Die überwältigende Mehrheit der Kinder in Deutschland fühlt sich nach eigenen Angaben wohl.

Viele der Jungen und Mädchen im Alter zwischen neun und 14 Jahren klagen aber auch über Stress in der Schule und Übergewicht. Dies ist das Ergebnis des „LBS-Kinderbarometer 2007“, die jetzt in Berlin vorgestellt wurde. Dafür wurden 6000 Kinder in sieben Bundesländern zu ihrem Befinden befragt.
Vor allem im Freundeskreis und in der Familie fühlt sich das Gros der Kinder gut. Fast 90 Prozent sagten, das Wohlbefinden im Freundeskreis sei gut bis sehr gut.
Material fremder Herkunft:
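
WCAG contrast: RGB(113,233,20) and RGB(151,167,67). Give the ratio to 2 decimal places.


Linearize each sRGB channel c=v/255: c/12.92 if c ≤ 0.04045 else ((c+0.055)/1.055)^2.4
L = 0.2126×R_lin + 0.7152×G_lin + 0.0722×B_lin
Color 1 (113,233,20):
  R=113: 113/255≈0.4431 > 0.04045 → ((0.4431+0.055)/1.055)^2.4 ≈ 0.16513
  G=233: 233/255≈0.9137 > 0.04045 → ((0.9137+0.055)/1.055)^2.4 ≈ 0.81485
  B=20: 20/255≈0.0784 > 0.04045 → ((0.0784+0.055)/1.055)^2.4 ≈ 0.00700
  L1 = 0.2126×0.16513 + 0.7152×0.81485 + 0.0722×0.00700 ≈ 0.61839
Color 2 (151,167,67):
  R=151: 151/255≈0.5922 > 0.04045 → ((0.5922+0.055)/1.055)^2.4 ≈ 0.30947
  G=167: 167/255≈0.6549 > 0.04045 → ((0.6549+0.055)/1.055)^2.4 ≈ 0.38643
  B=67: 67/255≈0.2627 > 0.04045 → ((0.2627+0.055)/1.055)^2.4 ≈ 0.05613
  L2 = 0.2126×0.30947 + 0.7152×0.38643 + 0.0722×0.05613 ≈ 0.34622
Lighter = 0.61839, Darker = 0.34622
Ratio = (L_lighter + 0.05) / (L_darker + 0.05)
Ratio = (0.61839 + 0.05) / (0.34622 + 0.05) = 0.66839 / 0.39622 ≈ 1.6869
Ratio ≈ 1.69:1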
Für die Familie lag der Wert bei immerhin 71 Prozent.
Über die Schule äußerte sich dagegen nur jeder Zweite positiv. Ein wichtiger Grund dafür dürfte der Leistungsdruck sein. So rangiert die Angst vor Schulversagen unter den aktuellen Ängsten der Kinder an erster Stelle. Dabei gibt es erhebliche Unterschiede zwischen den Bundesländern. In Bayern – das beim internationalen Pisa-Test bundesweit am besten abgeschnitten hatte – fürchten sich knapp 40 Prozent der Viert- bis Siebenklässler vor schlechten Noten. Die Studie zeigt zudem, dass Mobbing in den Schulen weit verbreitet ist. Fast ein Fünftel der Kinder wurde im Verlauf einer Woche von anderen Kindern bloßgestellt. Jedes dritte Kind berichtete von Beleidigungen und Hänseleien. Erschreckend hoch ist mit 20 Prozent der Anteil der Schüler, die sich von Lehrern blamiert fühlen.
Gezielt wurde in der Studie auch nach dem Gesundheitsbefinden der Schüler gefragt. Zwei Drittel der Kinder halten sich für fit. Jeder Dritte klagte jedoch über gelegentliche und sogar häufige Erkrankungen durch Stress. Vor allem Kopfschmerzen, Allergien und Bauchschmerzen plagen die Kinder.